Later today, my grandmother is meeting up with her nephew (his grandmother was my great-grandmother), but before that happens, we are scheduled for the Hammond’s Candies Factory tour in Denver. Hammond’s is one of the biggest old-fashioned hard candy manufacturers on the planet. Personally, I’m not really much of a hard candy guy – I’d rather own something like Little Man Ice Cream – but I do love a good business, especially touring production facilities (I’m always interested in how people structure things), so I was excited about the chance to run some numbers in my head as we learned about poundage sold, ingredient lists, and product line profiles.
The Hammond Candy Factory Retail Shop
Before you go on the tour, you spend time in the retail shop, where the dozens of varieties of flavors made by the hard candy company are on display and available for purchase. The retail shop was a brilliant idea. It serves as an inventory storehouse, generates cash, makes people not mind the wait until their tour begins, and has the opportunity to hook the customer on the product.

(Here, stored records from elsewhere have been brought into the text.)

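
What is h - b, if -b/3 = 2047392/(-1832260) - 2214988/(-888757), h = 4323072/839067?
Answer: 1056278870926099948/113863762321611245 ≈ 9.2767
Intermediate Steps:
h = 1441024/279689 (h = 4323072*(1/839067) = 1441024/279689 ≈ 5.1522)
b = -1679099955852/407108475205 (b = -3*(2047392/(-1832260) - 2214988/(-888757)) = -3*(2047392*(-1/1832260) - 2214988*(-1/888757)) = -3*(-511848/458065 + 2214988/888757) = -3*559699985284/407108475205 = -1679099955852/407108475205 ≈ -4.1245)
h - b = 1441024/279689 - 1*(-1679099955852/407108475205) = 1441024/279689 + 1679099955852/407108475205 = 1056278870926099948/113863762321611245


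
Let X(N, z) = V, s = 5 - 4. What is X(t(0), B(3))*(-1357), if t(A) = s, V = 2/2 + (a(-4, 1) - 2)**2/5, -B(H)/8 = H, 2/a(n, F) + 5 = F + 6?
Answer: -8142/5 ≈ -1628.4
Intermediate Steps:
a(n, F) = 2/(1 + F) (a(n, F) = 2/(-5 + (F + 6)) = 2/(-5 + (6 + F)) = 2/(1 + F))
B(H) = -8*H
s = 1
V = 6/5 (V = 2/2 + (2/(1 + 1) - 2)**2/5 = 2*(1/2) + (2/2 - 2)**2*(1/5) = 1 + (2*(1/2) - 2)**2*(1/5) = 1 + (1 - 2)**2*(1/5) = 1 + (-1)**2*(1/5) = 1 + 1*(1/5) = 1 + 1/5 = 6/5 ≈ 1.2000)
t(A) = 1
X(N, z) = 6/5
X(t(0), B(3))*(-1357) = (6/5)*(-1357) = -8142/5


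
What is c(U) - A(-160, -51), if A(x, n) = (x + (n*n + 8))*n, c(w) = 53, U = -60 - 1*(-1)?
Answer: 124952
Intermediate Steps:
U = -59 (U = -60 + 1 = -59)
A(x, n) = n*(8 + x + n**2) (A(x, n) = (x + (n**2 + 8))*n = (x + (8 + n**2))*n = (8 + x + n**2)*n = n*(8 + x + n**2))
c(U) - A(-160, -51) = 53 - (-51)*(8 - 160 + (-51)**2) = 53 - (-51)*(8 - 160 + 2601) = 53 - (-51)*2449 = 53 - 1*(-124899) = 53 + 124899 = 124952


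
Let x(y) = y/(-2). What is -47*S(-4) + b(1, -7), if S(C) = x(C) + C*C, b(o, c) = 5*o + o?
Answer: -840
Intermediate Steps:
b(o, c) = 6*o
x(y) = -y/2 (x(y) = y*(-½) = -y/2)
S(C) = C² - C/2 (S(C) = -C/2 + C*C = -C/2 + C² = C² - C/2)
-47*S(-4) + b(1, -7) = -(-188)*(-½ - 4) + 6*1 = -(-188)*(-9)/2 + 6 = -47*18 + 6 = -846 + 6 = -840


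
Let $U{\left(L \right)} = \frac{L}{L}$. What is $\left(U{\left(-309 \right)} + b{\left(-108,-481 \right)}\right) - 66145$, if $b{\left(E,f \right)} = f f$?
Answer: $165217$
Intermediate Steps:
$b{\left(E,f \right)} = f^{2}$
$U{\left(L \right)} = 1$
$\left(U{\left(-309 \right)} + b{\left(-108,-481 \right)}\right) - 66145 = \left(1 + \left(-481\right)^{2}\right) - 66145 = \left(1 + 231361\right) - 66145 = 231362 - 66145 = 165217$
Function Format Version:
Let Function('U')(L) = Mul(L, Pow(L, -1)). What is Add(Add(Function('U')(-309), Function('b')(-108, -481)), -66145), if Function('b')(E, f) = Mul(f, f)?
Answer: 165217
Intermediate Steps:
Function('b')(E, f) = Pow(f, 2)
Function('U')(L) = 1
Add(Add(Function('U')(-309), Function('b')(-108, -481)), -66145) = Add(Add(1, Pow(-481, 2)), -66145) = Add(Add(1, 231361), -66145) = Add(231362, -66145) = 165217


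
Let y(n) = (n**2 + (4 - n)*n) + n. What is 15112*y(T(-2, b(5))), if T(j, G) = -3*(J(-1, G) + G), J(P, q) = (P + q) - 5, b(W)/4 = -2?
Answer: 4986960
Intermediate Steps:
b(W) = -8 (b(W) = 4*(-2) = -8)
J(P, q) = -5 + P + q
T(j, G) = 18 - 6*G (T(j, G) = -3*((-5 - 1 + G) + G) = -3*((-6 + G) + G) = -3*(-6 + 2*G) = 18 - 6*G)
y(n) = n + n**2 + n*(4 - n) (y(n) = (n**2 + n*(4 - n)) + n = n + n**2 + n*(4 - n))
15112*y(T(-2, b(5))) = 15112*(5*(18 - 6*(-8))) = 15112*(5*(18 + 48)) = 15112*(5*66) = 15112*330 = 4986960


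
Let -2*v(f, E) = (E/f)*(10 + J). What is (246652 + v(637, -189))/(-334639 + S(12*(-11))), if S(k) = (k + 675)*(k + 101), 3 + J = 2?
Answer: -44890907/63967904 ≈ -0.70177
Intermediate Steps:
J = -1 (J = -3 + 2 = -1)
S(k) = (101 + k)*(675 + k) (S(k) = (675 + k)*(101 + k) = (101 + k)*(675 + k))
v(f, E) = -9*E/(2*f) (v(f, E) = -E/f*(10 - 1)/2 = -E/f*9/2 = -9*E/(2*f))
(246652 + v(637, -189))/(-334639 + S(12*(-11))) = (246652 - 9/2*(-189)/637)/(-334639 + (68175 + (12*(-11))**2 + 776*(12*(-11)))) = (246652 - 9/2*(-189)*1/637)/(-334639 + (68175 + (-132)**2 + 776*(-132))) = (246652 + 243/182)/(-334639 + (68175 + 17424 - 102432)) = 44890907/(182*(-334639 - 16833)) = (44890907/182)/(-351472) = (44890907/182)*(-1/351472) = -44890907/63967904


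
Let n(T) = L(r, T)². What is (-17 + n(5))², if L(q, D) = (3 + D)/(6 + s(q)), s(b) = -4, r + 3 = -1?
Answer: 1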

A Look at the Production Floor in the Hammond’s Candies Factory Tour
We were let back into the factory, where a tour guide explained the process of candy making to us. He said that Hammond’s does approximately 1,200,000 pounds of candy a year, and looking at their wholesale catalog and retail store configuration, it is clear that almost all of that is in the form of hard candy. It’s hard to say, but it seems like on a wholesale basis, revenue is almost assuredly somewhere between $10 million and $20 million per annum based upon a conversion of retail prices to wholesale then applying it on a per ounce basis to the annual poundage production.

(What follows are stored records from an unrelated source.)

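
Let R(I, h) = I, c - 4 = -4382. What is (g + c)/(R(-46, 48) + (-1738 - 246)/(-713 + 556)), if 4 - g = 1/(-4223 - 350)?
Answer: 3140361257/23953374 ≈ 131.10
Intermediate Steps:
c = -4378 (c = 4 - 4382 = -4378)
g = 18293/4573 (g = 4 - 1/(-4223 - 350) = 4 - 1/(-4573) = 4 - 1*(-1/4573) = 4 + 1/4573 = 18293/4573 ≈ 4.0002)
(g + c)/(R(-46, 48) + (-1738 - 246)/(-713 + 556)) = (18293/4573 - 4378)/(-46 + (-1738 - 246)/(-713 + 556)) = -20002301/(4573*(-46 - 1984/(-157))) = -20002301/(4573*(-46 - 1984*(-1/157))) = -20002301/(4573*(-46 + 1984/157)) = -20002301/(4573*(-5238/157)) = -20002301/4573*(-157/5238) = 3140361257/23953374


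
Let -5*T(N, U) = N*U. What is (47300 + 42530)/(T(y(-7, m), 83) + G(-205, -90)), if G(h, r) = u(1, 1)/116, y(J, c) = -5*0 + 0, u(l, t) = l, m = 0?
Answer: 10420280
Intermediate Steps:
y(J, c) = 0 (y(J, c) = 0 + 0 = 0)
G(h, r) = 1/116
T(N, U) = -N*U/5
(47300 + 42530)/(T(y(-7, m), 83) + G(-205, -90)) = (47300 + 42530)/(-⅕*0*83 + 1/116) = 89830/(0 + 1/116) = 89830/(1/116) = 89830*116 = 10420280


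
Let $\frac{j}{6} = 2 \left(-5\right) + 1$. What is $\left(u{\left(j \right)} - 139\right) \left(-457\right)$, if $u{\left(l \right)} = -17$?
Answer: $71292$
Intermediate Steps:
$j = -54$ ($j = 6 \left(2 \left(-5\right) + 1\right) = 6 \left(-10 + 1\right) = 6 \left(-9\right) = -54$)
$\left(u{\left(j \right)} - 139\right) \left(-457\right) = \left(-17 - 139\right) \left(-457\right) = \left(-156\right) \left(-457\right) = 71292$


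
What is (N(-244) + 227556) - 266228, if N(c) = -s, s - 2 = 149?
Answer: -38823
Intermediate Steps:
s = 151 (s = 2 + 149 = 151)
N(c) = -151 (N(c) = -1*151 = -151)
(N(-244) + 227556) - 266228 = (-151 + 227556) - 266228 = 227405 - 266228 = -38823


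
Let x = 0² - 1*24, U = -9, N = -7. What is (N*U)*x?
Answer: -1512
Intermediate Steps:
x = -24 (x = 0 - 24 = -24)
(N*U)*x = -7*(-9)*(-24) = 63*(-24) = -1512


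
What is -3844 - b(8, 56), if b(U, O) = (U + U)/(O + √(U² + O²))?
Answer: -3830 - 10*√2 ≈ -3844.1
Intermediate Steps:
b(U, O) = 2*U/(O + √(O² + U²)) (b(U, O) = (2*U)/(O + √(O² + U²)) = 2*U/(O + √(O² + U²)))
-3844 - b(8, 56) = -3844 - 2*8/(56 + √(56² + 8²)) = -3844 - 2*8/(56 + √(3136 + 64)) = -3844 - 2*8/(56 + √3200) = -3844 - 2*8/(56 + 40*√2) = -3844 - 16/(56 + 40*√2)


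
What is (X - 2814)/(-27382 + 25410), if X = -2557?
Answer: 5371/1972 ≈ 2.7236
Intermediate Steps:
(X - 2814)/(-27382 + 25410) = (-2557 - 2814)/(-27382 + 25410) = -5371/(-1972) = -5371*(-1/1972) = 5371/1972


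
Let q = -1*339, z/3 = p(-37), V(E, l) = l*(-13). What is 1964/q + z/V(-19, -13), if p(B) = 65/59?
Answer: -1501303/260013 ≈ -5.7740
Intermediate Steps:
V(E, l) = -13*l
p(B) = 65/59 (p(B) = 65*(1/59) = 65/59)
z = 195/59 (z = 3*(65/59) = 195/59 ≈ 3.3051)
q = -339
1964/q + z/V(-19, -13) = 1964/(-339) + 195/(59*((-13*(-13)))) = 1964*(-1/339) + (195/59)/169 = -1964/339 + (195/59)*(1/169) = -1964/339 + 15/767 = -1501303/260013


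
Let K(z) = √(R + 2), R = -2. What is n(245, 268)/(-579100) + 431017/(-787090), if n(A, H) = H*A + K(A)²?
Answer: -3012822741/4558038190 ≈ -0.66099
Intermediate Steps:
K(z) = 0 (K(z) = √(-2 + 2) = √0 = 0)
n(A, H) = A*H (n(A, H) = H*A + 0² = A*H + 0 = A*H)
n(245, 268)/(-579100) + 431017/(-787090) = (245*268)/(-579100) + 431017/(-787090) = 65660*(-1/579100) + 431017*(-1/787090) = -3283/28955 - 431017/787090 = -3012822741/4558038190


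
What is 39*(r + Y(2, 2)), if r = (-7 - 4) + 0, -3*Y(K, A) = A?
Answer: -455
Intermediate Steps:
Y(K, A) = -A/3
r = -11 (r = -11 + 0 = -11)
39*(r + Y(2, 2)) = 39*(-11 - ⅓*2) = 39*(-11 - ⅔) = 39*(-35/3) = -455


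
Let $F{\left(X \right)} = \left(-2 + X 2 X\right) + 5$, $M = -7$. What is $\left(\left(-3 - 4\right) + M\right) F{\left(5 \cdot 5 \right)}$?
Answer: $-17542$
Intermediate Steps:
$F{\left(X \right)} = 3 + 2 X^{2}$ ($F{\left(X \right)} = \left(-2 + 2 X X\right) + 5 = \left(-2 + 2 X^{2}\right) + 5 = 3 + 2 X^{2}$)
$\left(\left(-3 - 4\right) + M\right) F{\left(5 \cdot 5 \right)} = \left(\left(-3 - 4\right) - 7\right) \left(3 + 2 \left(5 \cdot 5\right)^{2}\right) = \left(-7 - 7\right) \left(3 + 2 \cdot 25^{2}\right) = - 14 \left(3 + 2 \cdot 625\right) = - 14 \left(3 + 1250\right) = \left(-14\right) 1253 = -17542$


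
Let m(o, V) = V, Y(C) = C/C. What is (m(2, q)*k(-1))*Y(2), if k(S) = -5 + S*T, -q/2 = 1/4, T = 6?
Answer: 11/2 ≈ 5.5000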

[mainbodyad]Without knowing product mix, though, it is hard to pinpoint. The biggest risk, in my opinion, would be raw sugar prices and corn prices on the commodity market because the two main ingredients are sugar and corn syrup. There are approximately 130 employees. I would expect the business to generate net income in the low seven figures annually, but that is impossible to say without knowing the employee benefits, average payroll hour expense, etc. I’m getting sidetracked now, but I was running figures in my head during the tour trying to value the various components.
The firm is still family owned, as it has been since 1920, so who knows what the balance sheet looks like. I’ve seen some family firms where the main business is a small part of the overall net worth picture because the family members used the profit to expand into apartment complexes and banks, building an empire in plain site that not even their friends realize exist. I’ve seen other family firms where the business has been bled dry and on the brink of bankruptcy by poor management or excessive dividend payments to stockholders to support a lifestyle that the family members could not afford from their own human capital were they to rely solely on the job market. It comes down to the competency and culture of the founding family. Every family is different.
The next few hours, we will be meeting my grandma’s nephew, who owns a chain of chiropractic offices throughout the greater Denver area, as well as his family. She is so excited to see him, and I know my mom adores him, so it should be fun. In any event, I know myself – I’m going to be running the financials of the candy manufacturing business the rest of the day, drifting off in mid-conversation thinking about worker compensation costs (how bad is Colorado to, say, California, which is horrible, or Utah, which is fantastic?).